The people who take the time, effort and financial investment to build their rides are the backbone of every show.
This news is not exactly the kind of information that will break in as a bulletin on TV during the endless loop of Big Bang Theory reruns, but it is a fact worthy of attention.
These people have bought into the car hobby in a big way and they are willing to attend shows on their own dime, including a registration fee at many shows.
Imagine how Mick Jagger and the Rolling Stones would feel about this kind of rock star treatment.
MSCC cannot thank these people enough for their dedication to the hobby and their willingness to share their rides with the public instead of imprisoning them in the garage, out of the spotlight, and gathering dust instead of miles on the road to shows.
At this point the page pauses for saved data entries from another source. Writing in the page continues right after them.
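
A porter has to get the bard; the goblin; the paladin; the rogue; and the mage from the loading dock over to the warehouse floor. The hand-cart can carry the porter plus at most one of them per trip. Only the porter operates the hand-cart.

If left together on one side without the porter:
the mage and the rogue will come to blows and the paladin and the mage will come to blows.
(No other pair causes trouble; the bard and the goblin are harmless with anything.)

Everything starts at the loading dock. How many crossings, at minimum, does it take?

Counting alone: the porter can take at most 1 across per trip to the warehouse floor, so moving all 5 needs at least 5 loaded trips out, with a return between consecutive ones — at least 9 crossings.
The safety rule pushes this higher. Following every safe sequence of crossings, the most of the 5 that can be at the warehouse floor as the hand-cart arrives there on crossing 9 is 4 — never all 5.
So no plan with fewer than 11 crossings exists, and this one achieves 11:
1. Porter goes to the warehouse floor with the mage.  [the loading dock: the bard, the goblin, the paladin, the rogue | the warehouse floor: the mage]
2. Porter goes back to the loading dock alone.  [the loading dock: the bard, the goblin, the paladin, the rogue | the warehouse floor: the mage]
3. Porter goes to the warehouse floor with the bard.  [the loading dock: the goblin, the paladin, the rogue | the warehouse floor: the bard, the mage]
4. Porter goes back to the loading dock alone.  [the loading dock: the goblin, the paladin, the rogue | the warehouse floor: the bard, the mage]
5. Porter goes to the warehouse floor with the goblin.  [the loading dock: the paladin, the rogue | the warehouse floor: the bard, the goblin, the mage]
6. Porter goes back to the loading dock alone.  [the loading dock: the paladin, the rogue | the warehouse floor: the bard, the goblin, the mage]
7. Porter goes to the warehouse floor with the paladin.  [the loading dock: the rogue | the warehouse floor: the bard, the goblin, the mage, the paladin]
8. Porter goes back to the loading dock with the mage.  [the loading dock: the mage, the rogue | the warehouse floor: the bard, the goblin, the paladin]
9. Porter goes to the warehouse floor with the rogue.  [the loading dock: the mage | the warehouse floor: the bard, the goblin, the paladin, the rogue]
10. Porter goes back to the loading dock alone.  [the loading dock: the mage | the warehouse floor: the bard, the goblin, the paladin, the rogue]
11. Porter goes to the warehouse floor with the mage.  [the loading dock: — | the warehouse floor: the bard, the goblin, the mage, the paladin, the rogue]

11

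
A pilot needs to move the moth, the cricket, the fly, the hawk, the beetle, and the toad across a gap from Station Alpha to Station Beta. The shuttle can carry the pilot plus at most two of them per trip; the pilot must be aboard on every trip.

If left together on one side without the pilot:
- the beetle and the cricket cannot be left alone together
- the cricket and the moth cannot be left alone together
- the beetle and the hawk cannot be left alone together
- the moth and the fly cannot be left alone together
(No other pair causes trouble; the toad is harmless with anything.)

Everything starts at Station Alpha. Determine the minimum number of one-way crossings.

7

Counting alone: the pilot can take at most 2 across per trip to Station Beta, so moving all 6 needs at least 3 loaded trips out, with a return between consecutive ones — at least 5 crossings.
The safety rule pushes this higher. Following every safe sequence of crossings, the most of the 6 that can be at Station Beta as the shuttle arrives there on crossing 5 is 5 — never all 6.
So no plan with fewer than 7 crossings exists, and this one achieves 7:
1. Pilot goes to Station Beta with the beetle and the moth.  [Station Alpha: the cricket, the fly, the hawk, the toad | Station Beta: the beetle, the moth]
2. Pilot goes back to Station Alpha alone.  [Station Alpha: the cricket, the fly, the hawk, the toad | Station Beta: the beetle, the moth]
3. Pilot goes to Station Beta with the cricket and the fly.  [Station Alpha: the hawk, the toad | Station Beta: the beetle, the cricket, the fly, the moth]
4. Pilot goes back to Station Alpha with the beetle and the moth.  [Station Alpha: the beetle, the hawk, the moth, the toad | Station Beta: the cricket, the fly]
5. Pilot goes to Station Beta with the hawk and the toad.  [Station Alpha: the beetle, the moth | Station Beta: the cricket, the fly, the hawk, the toad]
6. Pilot goes back to Station Alpha alone.  [Station Alpha: the beetle, the moth | Station Beta: the cricket, the fly, the hawk, the toad]
7. Pilot goes to Station Beta with the beetle and the moth.  [Station Alpha: — | Station Beta: the beetle, the cricket, the fly, the hawk, the moth, the toad]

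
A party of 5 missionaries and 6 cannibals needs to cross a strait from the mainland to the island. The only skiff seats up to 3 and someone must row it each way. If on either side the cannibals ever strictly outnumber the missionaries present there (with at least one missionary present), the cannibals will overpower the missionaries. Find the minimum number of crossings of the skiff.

The cannibals already outnumber the missionaries at the mainland before anyone moves, so the starting position itself is disallowed.

impossible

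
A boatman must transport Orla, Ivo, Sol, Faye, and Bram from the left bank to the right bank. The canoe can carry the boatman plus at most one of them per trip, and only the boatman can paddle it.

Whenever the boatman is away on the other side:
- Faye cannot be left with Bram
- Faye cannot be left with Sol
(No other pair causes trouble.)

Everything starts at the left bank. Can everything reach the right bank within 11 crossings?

Yes — this plan uses 11 crossings (≤ 11):
1. Boatman goes to the right bank with Faye.
2. Boatman goes back to the left bank alone.
3. Boatman goes to the right bank with Orla.
4. Boatman goes back to the left bank alone.
5. Boatman goes to the right bank with Ivo.
6. Boatman goes back to the left bank alone.
7. Boatman goes to the right bank with Sol.
8. Boatman goes back to the left bank with Faye.
9. Boatman goes to the right bank with Bram.
10. Boatman goes back to the left bank alone.
11. Boatman goes to the right bank with Faye.

Yes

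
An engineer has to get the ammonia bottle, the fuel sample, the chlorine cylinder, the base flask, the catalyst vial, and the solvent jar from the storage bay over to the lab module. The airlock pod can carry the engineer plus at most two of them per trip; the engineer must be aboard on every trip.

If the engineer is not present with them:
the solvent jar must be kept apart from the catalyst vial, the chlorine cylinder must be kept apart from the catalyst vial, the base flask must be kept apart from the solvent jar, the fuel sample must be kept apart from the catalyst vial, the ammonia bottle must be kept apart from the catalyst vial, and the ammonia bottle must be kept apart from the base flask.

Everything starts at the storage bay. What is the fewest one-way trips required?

Counting alone: the engineer can take at most 2 across per trip to the lab module, so moving all 6 needs at least 3 loaded trips out, with a return between consecutive ones — at least 5 crossings.
The safety rule pushes this higher. Following every safe sequence of crossings, the most of the 6 that can be at the lab module as the airlock pod arrives there on crossing 5 is 5 — never all 6.
So no plan with fewer than 7 crossings exists, and this one achieves 7:
1. Engineer goes to the lab module with the base flask and the catalyst vial.
2. Engineer goes back to the storage bay alone.
3. Engineer goes to the lab module with the ammonia bottle and the fuel sample.
4. Engineer goes back to the storage bay with the base flask and the catalyst vial.
5. Engineer goes to the lab module with the chlorine cylinder and the solvent jar.
6. Engineer goes back to the storage bay alone.
7. Engineer goes to the lab module with the base flask and the catalyst vial.

7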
The rides all have a story behind them, and we seek out the most interesting at each show. The more personal the connection between owner and vehicle, the better the story for us and our readers.
Car guys and girls know the perils and pitfalls found in the old car hobby because they know how much effort goes into their vehicles’ attendance at a show. A vintage ride and their owners face some serious obstacles to attend a show, if they choose to drive them to the event.
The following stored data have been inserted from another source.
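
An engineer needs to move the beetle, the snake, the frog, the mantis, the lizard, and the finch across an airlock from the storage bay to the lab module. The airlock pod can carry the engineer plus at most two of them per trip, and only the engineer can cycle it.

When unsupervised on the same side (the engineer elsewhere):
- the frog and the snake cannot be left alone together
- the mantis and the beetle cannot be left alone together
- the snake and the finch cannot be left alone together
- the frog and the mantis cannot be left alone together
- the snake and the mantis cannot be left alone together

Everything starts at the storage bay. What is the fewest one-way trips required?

Counting alone: the engineer can take at most 2 across per trip to the lab module, so moving all 6 needs at least 3 loaded trips out, with a return between consecutive ones — at least 5 crossings.
The safety rule pushes this higher. Following every safe sequence of crossings, the most of the 6 that can be at the lab module as the airlock pod arrives there on crossings 5, 7 is 4, 5 respectively — never all 6.
So no plan with fewer than 9 crossings exists, and this one achieves 9:
1. Engineer goes to the lab module with the mantis and the snake.
2. Engineer goes back to the storage bay with the snake.
3. Engineer goes to the lab module with the beetle and the snake.
4. Engineer goes back to the storage bay with the mantis.
5. Engineer goes to the lab module with the frog and the lizard.
6. Engineer goes back to the storage bay with the snake.
7. Engineer goes to the lab module with the finch and the snake.
8. Engineer goes back to the storage bay with the snake.
9. Engineer goes to the lab module with the mantis and the snake.

9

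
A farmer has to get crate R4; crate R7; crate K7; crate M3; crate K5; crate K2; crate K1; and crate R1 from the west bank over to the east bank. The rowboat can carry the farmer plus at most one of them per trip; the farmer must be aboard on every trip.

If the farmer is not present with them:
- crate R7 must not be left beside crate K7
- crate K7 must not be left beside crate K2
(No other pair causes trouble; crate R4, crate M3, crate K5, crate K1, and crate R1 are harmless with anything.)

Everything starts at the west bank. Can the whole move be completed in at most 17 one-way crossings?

Yes — this plan uses 17 crossings (≤ 17):
1. Farmer goes to the east bank with crate K7.  [the west bank: crate K1, crate K2, crate K5, crate M3, crate R1, crate R4, crate R7 | the east bank: crate K7]
2. Farmer goes back to the west bank alone.  [the west bank: crate K1, crate K2, crate K5, crate M3, crate R1, crate R4, crate R7 | the east bank: crate K7]
3. Farmer goes to the east bank with crate R4.  [the west bank: crate K1, crate K2, crate K5, crate M3, crate R1, crate R7 | the east bank: crate K7, crate R4]
4. Farmer goes back to the west bank alone.  [the west bank: crate K1, crate K2, crate K5, crate M3, crate R1, crate R7 | the east bank: crate K7, crate R4]
5. Farmer goes to the east bank with crate R7.  [the west bank: crate K1, crate K2, crate K5, crate M3, crate R1 | the east bank: crate K7, crate R4, crate R7]
6. Farmer goes back to the west bank with crate K7.  [the west bank: crate K1, crate K2, crate K5, crate K7, crate M3, crate R1 | the east bank: crate R4, crate R7]
7. Farmer goes to the east bank with crate K2.  [the west bank: crate K1, crate K5, crate K7, crate M3, crate R1 | the east bank: crate K2, crate R4, crate R7]
8. Farmer goes back to the west bank alone.  [the west bank: crate K1, crate K5, crate K7, crate M3, crate R1 | the east bank: crate K2, crate R4, crate R7]
9. Farmer goes to the east bank with crate M3.  [the west bank: crate K1, crate K5, crate K7, crate R1 | the east bank: crate K2, crate M3, crate R4, crate R7]
10. Farmer goes back to the west bank alone.  [the west bank: crate K1, crate K5, crate K7, crate R1 | the east bank: crate K2, crate M3, crate R4, crate R7]
11. Farmer goes to the east bank with crate K5.  [the west bank: crate K1, crate K7, crate R1 | the east bank: crate K2, crate K5, crate M3, crate R4, crate R7]
12. Farmer goes back to the west bank alone.  [the west bank: crate K1, crate K7, crate R1 | the east bank: crate K2, crate K5, crate M3, crate R4, crate R7]
13. Farmer goes to the east bank with crate K1.  [the west bank: crate K7, crate R1 | the east bank: crate K1, crate K2, crate K5, crate M3, crate R4, crate R7]
14. Farmer goes back to the west bank alone.  [the west bank: crate K7, crate R1 | the east bank: crate K1, crate K2, crate K5, crate M3, crate R4, crate R7]
15. Farmer goes to the east bank with crate R1.  [the west bank: crate K7 | the east bank: crate K1, crate K2, crate K5, crate M3, crate R1, crate R4, crate R7]
16. Farmer goes back to the west bank alone.  [the west bank: crate K7 | the east bank: crate K1, crate K2, crate K5, crate M3, crate R1, crate R4, crate R7]
17. Farmer goes to the east bank with crate K7.  [the west bank: — | the east bank: crate K1, crate K2, crate K5, crate K7, crate M3, crate R1, crate R4, crate R7]

Yes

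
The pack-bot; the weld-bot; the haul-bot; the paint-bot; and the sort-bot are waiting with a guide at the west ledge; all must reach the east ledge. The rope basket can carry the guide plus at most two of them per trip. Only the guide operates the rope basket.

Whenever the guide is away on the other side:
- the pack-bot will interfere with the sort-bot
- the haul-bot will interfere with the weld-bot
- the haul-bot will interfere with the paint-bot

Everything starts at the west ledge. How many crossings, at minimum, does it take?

5

Counting alone: the guide can take at most 2 across per trip to the east ledge, so moving all 5 needs at least 3 loaded trips out, with a return between consecutive ones — at least 5 crossings.
The plan below uses exactly 5 crossings, so it is optimal:
1. Guide goes to the east ledge with the haul-bot and the pack-bot.  [the west ledge: the paint-bot, the sort-bot, the weld-bot | the east ledge: the haul-bot, the pack-bot]
2. Guide goes back to the west ledge alone.  [the west ledge: the paint-bot, the sort-bot, the weld-bot | the east ledge: the haul-bot, the pack-bot]
3. Guide goes to the east ledge with the paint-bot and the weld-bot.  [the west ledge: the sort-bot | the east ledge: the haul-bot, the pack-bot, the paint-bot, the weld-bot]
4. Guide goes back to the west ledge with the haul-bot.  [the west ledge: the haul-bot, the sort-bot | the east ledge: the pack-bot, the paint-bot, the weld-bot]
5. Guide goes to the east ledge with the haul-bot and the sort-bot.  [the west ledge: — | the east ledge: the haul-bot, the pack-bot, the paint-bot, the sort-bot, the weld-bot]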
Some of the vehicles were not designed for modern traffic flow with today’s speeds and the sheer numbers of vehicles on busy roads.
These owners have three choices: leave the old warrior parked in a garage, trailer-queen it to a show, or drive it to a show.
The first two choices are pretty easy, but the third choice to get behind the wheel and drive the old ride to a show can be a major adventure for car guys and girls.
Most serious car hobbyists have a working knowledge of their cars from a mechanical standpoint and they travel with a basic set of tools/parts to fix an inevitable mechanical problem that may fall within their skill set on a road trip.
They also find the road less taken to a show so they can set a more relaxed pace along the way. A back road trip to shows is likely to add more miles to the trip, but at least they are less likely to get run over by a semi along the way.
Car hobbyists have a pretty healthy perspective about driving their old cars in the 21st century. It connects them in a very positive way with their own pasts and a bygone era when the pace was slower and there were more 2-lane highways and fewer multi-lane freeways.
We talk to these people every week during the summer car show season and we are always amazed about why and what it took for them to attend a car show.
We cannot thank them enough for their dedication to the car hobby.